If you want to create a fifth module with a good name, which declares a
dependency to all the other four artifact projects. However, I don't really
see the need (Ron might disagree here).
4 might not be worthwhile but if you are building anything significant you can get to 50 pretty quickly with Spring, persistence, databases, MS-Office integration, JSF, webservices, reporting libraries plus all the nice little Apache Commons tools. We did the aggregation to eliminate multiple versions of common libraries and centralize control over versions so that the developers did not have to guess what version to use each time they updated a project. Our application is designed in a very modular way with web services that provide functions in narrow areas - contract administration is separate from employee administration, so we have lots of projects that deal with specific areas.

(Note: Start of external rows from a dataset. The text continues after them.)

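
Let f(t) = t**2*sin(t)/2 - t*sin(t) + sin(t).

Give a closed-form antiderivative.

An antiderivative is F(t) = -t**2*cos(t)/2 + t*sin(t) + t*cos(t) - sin(t).

The integrand splits into summands that can be handled one at a time.
Check: d/dt[-t**2*cos(t)/2 + t*sin(t) + t*cos(t) - sin(t)] = t**2*sin(t)/2 - t*sin(t) + sin(t) = f(t).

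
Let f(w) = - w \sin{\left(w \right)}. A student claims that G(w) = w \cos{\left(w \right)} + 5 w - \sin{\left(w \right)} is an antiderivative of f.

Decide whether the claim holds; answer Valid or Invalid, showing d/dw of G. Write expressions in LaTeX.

d/dw[G] = - w \sin{\left(w \right)} + 5
d/dw[G] - f(w) = 5 != 0.

Invalid: d/dw[G] - f = 5, which is not 0.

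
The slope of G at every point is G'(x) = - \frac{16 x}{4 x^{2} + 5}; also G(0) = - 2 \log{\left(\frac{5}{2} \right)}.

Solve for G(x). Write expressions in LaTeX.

G(x) = - 2 \log{\left(2 x^{2} + \frac{5}{2} \right)}

G'(x) matches the chain-rule pattern g'(h)*h' with inner function h(x) = 2 x^{2} + \frac{5}{2}; substituting u = h(x) collapses the integral.
A general antiderivative is - 2 \log{\left(2 x^{2} + \frac{5}{2} \right)} + C.
The condition gives C = - 2 \log{\left(\frac{5}{2} \right)} - (- 2 \log{\left(\frac{5}{2} \right)}) = 0.
So G(x) = - 2 \log{\left(2 x^{2} + \frac{5}{2} \right)}.
Check: d/dx[- 2 \log{\left(2 x^{2} + \frac{5}{2} \right)}] = - \frac{16 x}{4 x^{2} + 5} = G'(x).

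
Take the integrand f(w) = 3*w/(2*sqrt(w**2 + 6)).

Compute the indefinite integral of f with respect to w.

f matches the chain-rule pattern g'(h)*h' with inner function h(w) = w**2 + 6; substituting u = h(w) collapses the integral.
Check: d/dw[3*sqrt(w**2 + 6)/2] = 3*w/(2*sqrt(w**2 + 6)) = f(w).

F(w) = 3*sqrt(w**2 + 6)/2 + C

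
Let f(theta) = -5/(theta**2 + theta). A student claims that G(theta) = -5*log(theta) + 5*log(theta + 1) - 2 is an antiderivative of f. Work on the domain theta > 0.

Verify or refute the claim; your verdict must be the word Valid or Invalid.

Valid - the claim checks out under differentiation.

d/dtheta[G] = -5/(theta**2 + theta)
This equals f(theta) exactly, so the claim holds.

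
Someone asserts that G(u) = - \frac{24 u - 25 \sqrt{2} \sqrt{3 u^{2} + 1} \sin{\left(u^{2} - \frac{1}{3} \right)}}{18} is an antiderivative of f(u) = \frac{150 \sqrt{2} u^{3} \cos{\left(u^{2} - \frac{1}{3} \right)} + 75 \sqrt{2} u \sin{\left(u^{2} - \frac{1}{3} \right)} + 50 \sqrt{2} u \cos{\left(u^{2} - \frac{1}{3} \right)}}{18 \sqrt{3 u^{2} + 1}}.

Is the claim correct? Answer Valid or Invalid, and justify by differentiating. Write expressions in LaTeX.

Invalid: d/du[G] - f = - \frac{4}{3}, which is not 0.

d/du[G] = \frac{150 \sqrt{2} u^{3} \cos{\left(u^{2} - \frac{1}{3} \right)} + 75 \sqrt{2} u \sin{\left(u^{2} - \frac{1}{3} \right)} + 50 \sqrt{2} u \cos{\left(u^{2} - \frac{1}{3} \right)} - 24 \sqrt{3 u^{2} + 1}}{18 \sqrt{3 u^{2} + 1}}
d/du[G] - f(u) = - \frac{4}{3} != 0.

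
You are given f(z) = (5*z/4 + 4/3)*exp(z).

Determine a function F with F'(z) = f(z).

An antiderivative is F(z) = (15*z + 1)*exp(z)/12.

f has the shape u'v + uv' for u = 5*z/4 + 1/12 and v = exp(z) — it is the derivative of the product u*v.
Check: d/dz[(15*z + 1)*exp(z)/12] = 5*z*exp(z)/4 + 4*exp(z)/3, which equals f(z).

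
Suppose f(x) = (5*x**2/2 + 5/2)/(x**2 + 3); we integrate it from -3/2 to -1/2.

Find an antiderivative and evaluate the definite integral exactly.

Check any antiderivative F(x) by computing F'(x) and comparing it with f(x).
F(x) = 5*(3*x - 2*sqrt(3)*atan(sqrt(3)*x/3))/6 is an antiderivative of f.
Check: d/dx[5*(3*x - 2*sqrt(3)*atan(sqrt(3)*x/3))/6] = (5*x**2 + 5)/(2*x**2 + 6), which equals f(x).
F(-1/2) = -5/4 + 5*sqrt(3)*atan(sqrt(3)/6)/3; F(-3/2) = -15/4 + 5*sqrt(3)*atan(sqrt(3)/2)/3.
Integral = F(-1/2) - F(-3/2) = -5*sqrt(3)*atan(sqrt(3)/2)/3 + 5*sqrt(3)*atan(sqrt(3)/6)/3 + 5/2.

Antiderivative: F(x) = 5*(3*x - 2*sqrt(3)*atan(sqrt(3)*x/3))/6; value = -5*sqrt(3)*atan(sqrt(3)/2)/3 + 5*sqrt(3)*atan(sqrt(3)/6)/3 + 5/2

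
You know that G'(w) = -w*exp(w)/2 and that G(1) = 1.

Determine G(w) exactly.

Recognize the product-rule pattern: G'(w) = u'v + uv' with u = 1/2 - w/2, v = exp(w), so integration by parts undoes it.
A general antiderivative is (1 - w)*exp(w)/2 + C.
The condition gives C = 1 - (0) = 1.
So G(w) = -(w*exp(w) - exp(w) - 2)/2.
Check: d/dw[-(w*exp(w) - exp(w) - 2)/2] = -w*exp(w)/2 = G'(w).

G(w) = -(w*exp(w) - exp(w) - 2)/2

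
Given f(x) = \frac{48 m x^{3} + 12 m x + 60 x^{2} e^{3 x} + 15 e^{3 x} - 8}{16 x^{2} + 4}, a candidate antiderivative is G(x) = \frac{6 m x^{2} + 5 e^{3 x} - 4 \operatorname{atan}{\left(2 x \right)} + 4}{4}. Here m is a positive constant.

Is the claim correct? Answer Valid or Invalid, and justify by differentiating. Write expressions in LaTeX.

d/dx[G] = \frac{48 m x^{3} + 12 m x + 60 x^{2} e^{3 x} + 15 e^{3 x} - 8}{16 x^{2} + 4}
This equals f(x) exactly, so the claim holds.

Valid - the claim checks out under differentiation.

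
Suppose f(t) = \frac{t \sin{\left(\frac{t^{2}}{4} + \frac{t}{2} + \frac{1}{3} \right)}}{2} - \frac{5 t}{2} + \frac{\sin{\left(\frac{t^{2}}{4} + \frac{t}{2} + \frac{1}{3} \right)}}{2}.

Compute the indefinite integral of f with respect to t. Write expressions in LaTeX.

F(t) = - \frac{5 t^{2}}{4} - \cos{\left(\frac{t^{2}}{4} + \frac{t}{2} + \frac{1}{3} \right)} + C

The integrand splits into summands that can be handled one at a time.
Check: d/dt[- \frac{5 t^{2}}{4} - \cos{\left(\frac{t^{2}}{4} + \frac{t}{2} + \frac{1}{3} \right)}] = \frac{t \sin{\left(\frac{t^{2}}{4} + \frac{t}{2} + \frac{1}{3} \right)}}{2} - \frac{5 t}{2} + \frac{\sin{\left(\frac{t^{2}}{4} + \frac{t}{2} + \frac{1}{3} \right)}}{2} = f(t).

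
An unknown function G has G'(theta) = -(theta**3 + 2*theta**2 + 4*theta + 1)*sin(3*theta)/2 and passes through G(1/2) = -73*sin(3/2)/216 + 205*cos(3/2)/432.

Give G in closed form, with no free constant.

The proposed G(theta) is checked by its d/dtheta: the result must match the given G'(theta).
A general antiderivative is theta**3*cos(3*theta)/6 - theta**2*sin(3*theta)/6 + theta**2*cos(3*theta)/3 - 2*theta*sin(3*theta)/9 + 5*theta*cos(3*theta)/9 - 5*sin(3*theta)/27 + 5*cos(3*theta)/54 + C.
The condition gives C = -73*sin(3/2)/216 + 205*cos(3/2)/432 - (-73*sin(3/2)/216 + 205*cos(3/2)/432) = 0.
So G(theta) = theta**3*cos(3*theta)/6 - theta**2*sin(3*theta)/6 + theta**2*cos(3*theta)/3 - 2*theta*sin(3*theta)/9 + 5*theta*cos(3*theta)/9 - 5*sin(3*theta)/27 + 5*cos(3*theta)/54.
Check: d/dtheta[theta**3*cos(3*theta)/6 - theta**2*sin(3*theta)/6 + theta**2*cos(3*theta)/3 - 2*theta*sin(3*theta)/9 + 5*theta*cos(3*theta)/9 - 5*sin(3*theta)/27 + 5*cos(3*theta)/54] = -theta**3*sin(3*theta)/2 - theta**2*sin(3*theta) - 2*theta*sin(3*theta) - sin(3*theta)/2, which equals G'(theta).

G(theta) = theta**3*cos(3*theta)/6 - theta**2*sin(3*theta)/6 + theta**2*cos(3*theta)/3 - 2*theta*sin(3*theta)/9 + 5*theta*cos(3*theta)/9 - 5*sin(3*theta)/27 + 5*cos(3*theta)/54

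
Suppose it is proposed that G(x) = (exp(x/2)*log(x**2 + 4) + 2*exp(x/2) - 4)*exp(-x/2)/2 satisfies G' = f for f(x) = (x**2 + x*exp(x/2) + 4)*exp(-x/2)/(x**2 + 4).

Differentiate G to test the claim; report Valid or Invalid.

d/dx[G] = (x**2 + x*exp(x/2) + 4)/(x**2*exp(x/2) + 4*exp(x/2))
This equals f(x) exactly, so the claim holds.

Valid: G'(x) = f(x).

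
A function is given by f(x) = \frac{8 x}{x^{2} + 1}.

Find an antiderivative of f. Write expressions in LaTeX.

An antiderivative is F(x) = 4 \log{\left(2 x^{2} + 2 \right)}.

The substitution u = 2 x^{2} + 2 works: f is exactly (dF/du)*(du/dx) for that inner function.
Check: d/dx[4 \log{\left(2 x^{2} + 2 \right)}] = \frac{8 x}{x^{2} + 1} = f(x).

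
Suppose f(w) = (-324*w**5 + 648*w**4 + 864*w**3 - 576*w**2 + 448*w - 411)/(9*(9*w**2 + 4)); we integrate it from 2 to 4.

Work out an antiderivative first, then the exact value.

A candidate is checked by its d/dw: the result must match f(w).
F(w) = -(-w**2 + 4*w/3 + 4)**2 - atan(3*w/2)/2 is an antiderivative of f.
Check: d/dw[-(-w**2 + 4*w/3 + 4)**2 - atan(3*w/2)/2] = (-324*w**5 + 648*w**4 + 864*w**3 - 576*w**2 + 448*w - 411)/(81*w**2 + 36), which equals f(w).
F(4) = -400/9 - atan(6)/2; F(2) = -64/9 - atan(3)/2.
Integral = F(4) - F(2) = -112/3 - atan(6)/2 + atan(3)/2.

Antiderivative: F(w) = -(-w**2 + 4*w/3 + 4)**2 - atan(3*w/2)/2; value = -112/3 - atan(6)/2 + atan(3)/2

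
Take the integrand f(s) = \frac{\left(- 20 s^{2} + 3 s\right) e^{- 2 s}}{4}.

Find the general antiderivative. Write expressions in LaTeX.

f has the shape u'v + uv' for u = \frac{5 s^{2}}{2} + \frac{17 s}{8} + \frac{17}{16} and v = e^{- 2 s} — it is the derivative of the product u*v.
Check: d/ds[\frac{\left(40 s^{2} + 34 s + 17\right) e^{- 2 s}}{16}] = \frac{\left(- 20 s^{2} + 3 s\right) e^{- 2 s}}{4} = f(s).

F(s) = \frac{\left(40 s^{2} + 34 s + 17\right) e^{- 2 s}}{16} + C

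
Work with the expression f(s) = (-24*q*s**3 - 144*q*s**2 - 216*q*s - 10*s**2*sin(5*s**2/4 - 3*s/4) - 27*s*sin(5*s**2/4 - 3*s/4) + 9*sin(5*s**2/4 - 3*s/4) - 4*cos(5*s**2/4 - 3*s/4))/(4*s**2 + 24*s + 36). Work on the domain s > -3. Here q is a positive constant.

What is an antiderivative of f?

An antiderivative F(s) passes only if d/ds[F] lands on f(s) exactly.
Check: d/ds[(-3*q*s**2*(s + 3) + cos(5*s**2/4 - 3*s/4))/(s + 3)] = (-24*q*s**3 - 144*q*s**2 - 216*q*s - 10*s**2*sin(5*s**2/4 - 3*s/4) - 27*s*sin(5*s**2/4 - 3*s/4) + 9*sin(5*s**2/4 - 3*s/4) - 4*cos(5*s**2/4 - 3*s/4))/(4*s**2 + 24*s + 36) = f(s).

An antiderivative is F(s) = (-3*q*s**2*(s + 3) + cos(5*s**2/4 - 3*s/4))/(s + 3).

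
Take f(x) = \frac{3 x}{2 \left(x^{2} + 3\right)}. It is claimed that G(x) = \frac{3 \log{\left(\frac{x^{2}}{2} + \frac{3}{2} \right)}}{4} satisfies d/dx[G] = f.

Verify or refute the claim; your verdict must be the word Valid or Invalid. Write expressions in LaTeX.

Valid - the claim checks out under differentiation.

d/dx[G] = \frac{3 x}{2 x^{2} + 6}
This equals f(x) exactly, so the claim holds.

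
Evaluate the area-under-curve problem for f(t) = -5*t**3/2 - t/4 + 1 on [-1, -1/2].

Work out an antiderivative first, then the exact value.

Antiderivative: F(t) = t*(-5*t**3 - t + 8)/8; value = 151/128

Integrate term by term and add the pieces.
F(t) = t*(-5*t**3 - t + 8)/8 is an antiderivative of f.
Check: d/dt[t*(-5*t**3 - t + 8)/8] = -5*t**3/2 - t/4 + 1 = f(t).
F(-1/2) = -73/128; F(-1) = -7/4.
Integral = F(-1/2) - F(-1) = 151/128.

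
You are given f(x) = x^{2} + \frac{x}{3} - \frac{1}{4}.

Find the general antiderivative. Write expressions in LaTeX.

F(x) = \frac{x^{3}}{3} + \frac{x^{2}}{6} - \frac{x}{4} + C

The integrand splits into summands that can be handled one at a time.
Check: d/dx[\frac{x^{3}}{3} + \frac{x^{2}}{6} - \frac{x}{4}] = x^{2} + \frac{x}{3} - \frac{1}{4} = f(x).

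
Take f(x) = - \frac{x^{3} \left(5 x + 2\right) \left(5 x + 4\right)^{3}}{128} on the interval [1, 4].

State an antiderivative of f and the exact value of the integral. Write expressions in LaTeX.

Antiderivative: F(x) = - \frac{\left(- \frac{5 x^{2}}{4} - x\right)^{4}}{4}; value = - \frac{84928095}{1024}

The substitution u = - \frac{5 x^{2}}{4} - x works: f is exactly (dF/du)*(du/dx) for that inner function.
F(x) = - \frac{\left(- \frac{5 x^{2}}{4} - x\right)^{4}}{4} is an antiderivative of f.
Check: d/dx[- \frac{\left(- \frac{5 x^{2}}{4} - x\right)^{4}}{4}] = - \frac{625 x^{7}}{128} - \frac{875 x^{6}}{64} - \frac{225 x^{5}}{16} - \frac{25 x^{4}}{4} - x^{3}, which equals f(x).
F(4) = -82944; F(1) = - \frac{6561}{1024}.
Integral = F(4) - F(1) = - \frac{84928095}{1024}.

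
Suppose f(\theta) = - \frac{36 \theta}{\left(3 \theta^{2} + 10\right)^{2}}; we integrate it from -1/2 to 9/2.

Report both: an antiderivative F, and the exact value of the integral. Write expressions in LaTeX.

f matches the chain-rule pattern g'(h)*h' with inner function h(\theta) = \frac{\theta^{2}}{2} + \frac{5}{3}; substituting u = h(\theta) collapses the integral.
F(\theta) = \frac{6}{3 \theta^{2} + 10} is an antiderivative of f.
Check: d/d\theta[\frac{6}{3 \theta^{2} + 10}] = - \frac{36 \theta}{9 \theta^{4} + 60 \theta^{2} + 100}, which equals f(\theta).
F(9/2) = \frac{24}{283}; F(-1/2) = \frac{24}{43}.
Integral = F(9/2) - F(-1/2) = - \frac{5760}{12169}.

Antiderivative: F(\theta) = \frac{6}{3 \theta^{2} + 10}; value = - \frac{5760}{12169}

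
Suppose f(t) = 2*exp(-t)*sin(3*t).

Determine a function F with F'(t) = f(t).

An antiderivative is F(t) = (-sin(3*t) - 3*cos(3*t))*exp(-t)/5.

Differentiate the proposed F(t) back; it has to land on f(t) exactly.
Check: d/dt[(-sin(3*t) - 3*cos(3*t))*exp(-t)/5] = 2*exp(-t)*sin(3*t) = f(t).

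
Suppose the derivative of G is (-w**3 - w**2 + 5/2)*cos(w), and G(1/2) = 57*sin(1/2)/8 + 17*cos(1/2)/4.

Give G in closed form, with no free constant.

G(w) = -w**3*sin(w) - w**2*sin(w) - 3*w**2*cos(w) + 6*w*sin(w) - 2*w*cos(w) + 9*sin(w)/2 + 6*cos(w)

Differentiate the proposed G(w) back; it has to land on the given G'(w).
A general antiderivative is -w**3*sin(w) - w**2*sin(w) - 3*w**2*cos(w) + 6*w*sin(w) - 2*w*cos(w) + 9*sin(w)/2 + 6*cos(w) + C.
The condition gives C = 57*sin(1/2)/8 + 17*cos(1/2)/4 - (57*sin(1/2)/8 + 17*cos(1/2)/4) = 0.
So G(w) = -w**3*sin(w) - w**2*sin(w) - 3*w**2*cos(w) + 6*w*sin(w) - 2*w*cos(w) + 9*sin(w)/2 + 6*cos(w).
Check: d/dw[-w**3*sin(w) - w**2*sin(w) - 3*w**2*cos(w) + 6*w*sin(w) - 2*w*cos(w) + 9*sin(w)/2 + 6*cos(w)] = -w**3*cos(w) - w**2*cos(w) + 5*cos(w)/2, which equals G'(w).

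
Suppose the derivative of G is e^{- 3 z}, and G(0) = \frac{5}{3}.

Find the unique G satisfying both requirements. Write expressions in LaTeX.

The proposed G(z) is checked by its d/dz: the result must match the given G'(z).
A general antiderivative is - \frac{e^{- 3 z}}{3} + C.
The condition gives C = \frac{5}{3} - (- \frac{1}{3}) = 2.
So G(z) = \frac{\left(6 e^{3 z} - 1\right) e^{- 3 z}}{3}.
Check: d/dz[\frac{\left(6 e^{3 z} - 1\right) e^{- 3 z}}{3}] = e^{- 3 z} = G'(z).

G(z) = \frac{\left(6 e^{3 z} - 1\right) e^{- 3 z}}{3}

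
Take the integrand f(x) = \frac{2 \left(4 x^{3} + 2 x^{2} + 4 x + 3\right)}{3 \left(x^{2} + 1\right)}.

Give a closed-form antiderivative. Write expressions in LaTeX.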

  In my opinion, to benefit from
Maven's dependency management you should declare your direct dependencies
(and only those). By doing so, you will be able to get accurate information
of all artifacts' dependencies. If you include incorrect dependencies, or
rely on transitive dependencies, this will be incorrect.
Also, in your case, I would assume that the user's would only need a
(direct) dependency to one or two of your artifacts. Those should have good
names like xxx-api and xxx-impl (for example).
Good names are important and these are good choices
We also add xxx-libraries to gather together the library projects that are specific to the application but are shared between modules. We also have a util-libraries that pulls together the application independent libraries that we have built (reporting framework, messaging framework, etc.) to support various projects.

  The other ones will be pulled
in as transitive deps. Documentation (a Maven site? A wiki?) is the key.

/Anders
On Mon, Jan 10, 2011 at 18:16, Leon Rosenberg<rosenberg.l...@gmail.com>wrote:

Hi,

so I have 4 projects with one aggregator pom and it works just fine
for publishing and releasing.
I have an aggregator pom, which includes a,b,c,d and it all got built
and stuff.
Now, if a user of mine wants to use this project, he has to know which
of the a,b,c,d modules he actually need, or which is the one, that
includes the other. I thought I could save the user the searching and
let him just declare the dependency to the aggregator pom, but it
obviously don't work (cause maven tries to download the aggregator.jar
and not the transitive dependencies).

Now for the question, what is the best practice here?

Is defining a module with a sounding name, like
the-module-you-have-to-include-in-yourpom which is simply a pom,
defining dependencies to a,b,c,d and which can be used for transitive
resolution, the way to go, or is there another practice?